The teachings of the present invention is also implemented as a kind of computer program product of computer readable storage medium, including meter
Calculation machine program code is enabled a processor to when computer program code is executed by processor according to embodiment party of the present invention
The method of formula realizes the load for storage system as the embodiment described herein equalization scheme again.Computer storage medium
It can be any tangible media, such as floppy disk, CD-ROM, DVD, hard disk drive, even network medium etc..
Embodiment according to the present invention provides a kind of storage section of migration for supporting storage medium or storage region
Point loads equalization scheme, the directly control by redistributing storage medium or storage region between each memory node again
Power is balanced to realize again, avoids the influence in transition process to regular traffic data, improves memory node load significantly
Balanced efficiency again.
Although being produced it should be appreciated that can be computer program the foregoing describe a kind of way of realization of embodiment of the present invention
Product, but the method or apparatus of embodiments of the present invention can be come in fact according to the combination of software, hardware or software and hardware
It is existing.Hardware components can use special logic to realize;Software section can store in memory, by instruction execution appropriate
System, such as microprocessor or special designs hardware execute.It will be understood by those skilled in the art that above-mentioned side
Method and equipment can be used computer executable instructions and/or is included in the processor control code to realize, such as such as
Disk, the mounting medium of CD or DVD-ROM, the programmable memory of such as read-only memory (firmware) or such as optics or
Such code is provided in the data medium of electrical signal carrier.Methods and apparatus of the present invention can be by such as ultra-large
The semiconductor or such as field programmable gate array of integrated circuit or gate array, logic chip, transistor etc. can be compiled
The hardware circuit realization of the programmable hardware device of journey logical device etc., can also be soft with being executed by various types of processors
Part is realized, can also be realized by the combination such as firmware of above-mentioned hardware circuit and software.
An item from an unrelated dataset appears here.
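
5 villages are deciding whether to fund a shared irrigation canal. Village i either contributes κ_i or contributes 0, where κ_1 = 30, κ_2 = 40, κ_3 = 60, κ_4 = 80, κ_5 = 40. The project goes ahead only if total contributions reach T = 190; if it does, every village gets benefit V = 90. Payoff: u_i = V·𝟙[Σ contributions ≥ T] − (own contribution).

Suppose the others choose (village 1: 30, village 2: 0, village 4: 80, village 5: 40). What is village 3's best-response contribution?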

It will be appreciated that though it is referred to several modules or submodule of device in the detailed description above, but it is this
Division is only exemplary rather than enforceable.In fact, according to an illustrative embodiment of the invention, above-described two
Or more the feature and function of module can be realized in a module.Conversely, the feature and function of an above-described module
It can be able to be to be realized by multiple modules with further division.
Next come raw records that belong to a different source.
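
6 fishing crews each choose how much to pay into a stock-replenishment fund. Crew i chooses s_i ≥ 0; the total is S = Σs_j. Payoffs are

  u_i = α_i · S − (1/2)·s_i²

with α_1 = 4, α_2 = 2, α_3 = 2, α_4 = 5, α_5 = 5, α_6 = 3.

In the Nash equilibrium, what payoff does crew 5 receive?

Crew i's FOC: ∂u_i/∂s_i = α_i − s_i = 0, so s_i* = α_i.
NE contributions = (4, 2, 2, 5, 5, 3); S = 21.
u_5 = α_5·S − ½·(s_5)² = 5·21 − ½·5² = 92.5.

92.5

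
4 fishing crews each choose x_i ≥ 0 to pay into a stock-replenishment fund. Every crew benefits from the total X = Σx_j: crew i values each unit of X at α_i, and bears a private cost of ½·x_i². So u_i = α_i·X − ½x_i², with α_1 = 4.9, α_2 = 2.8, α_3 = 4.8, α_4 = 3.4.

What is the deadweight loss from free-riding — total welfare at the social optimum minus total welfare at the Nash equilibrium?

286.035

Crew i's FOC: ∂u_i/∂x_i = α_i − x_i = 0, so x_i* = α_i.
NE contributions = (4.9, 2.8, 4.8, 3.4); X = 15.9.
W^NE = (Σα)·X − ½Σα_i² = 15.9² − ½·66.45 = 219.585.
Planner sets x_i = Σα_j = 15.9 for every i, so X^SO = 4·15.9 = 63.6.
W^SO = (Σα)·X^SO − ½·4·(Σα)² = (4/2)·15.9² = 505.62.
Deadweight loss = W^SO − W^NE = 286.035.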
It is also understood that in order not to obscure embodiments of the present invention, specification only to it is some it is crucial, may not necessary skill
Art and feature are described, and the feature that may do not can be realized to some those skilled in the art is explained.
The foregoing is merely illustrative of the preferred embodiments of the present invention, is not intended to limit the invention, all in essence of the invention
Within mind and principle, made any modification, equivalent replacement etc. be should all be included in the protection scope of the present invention.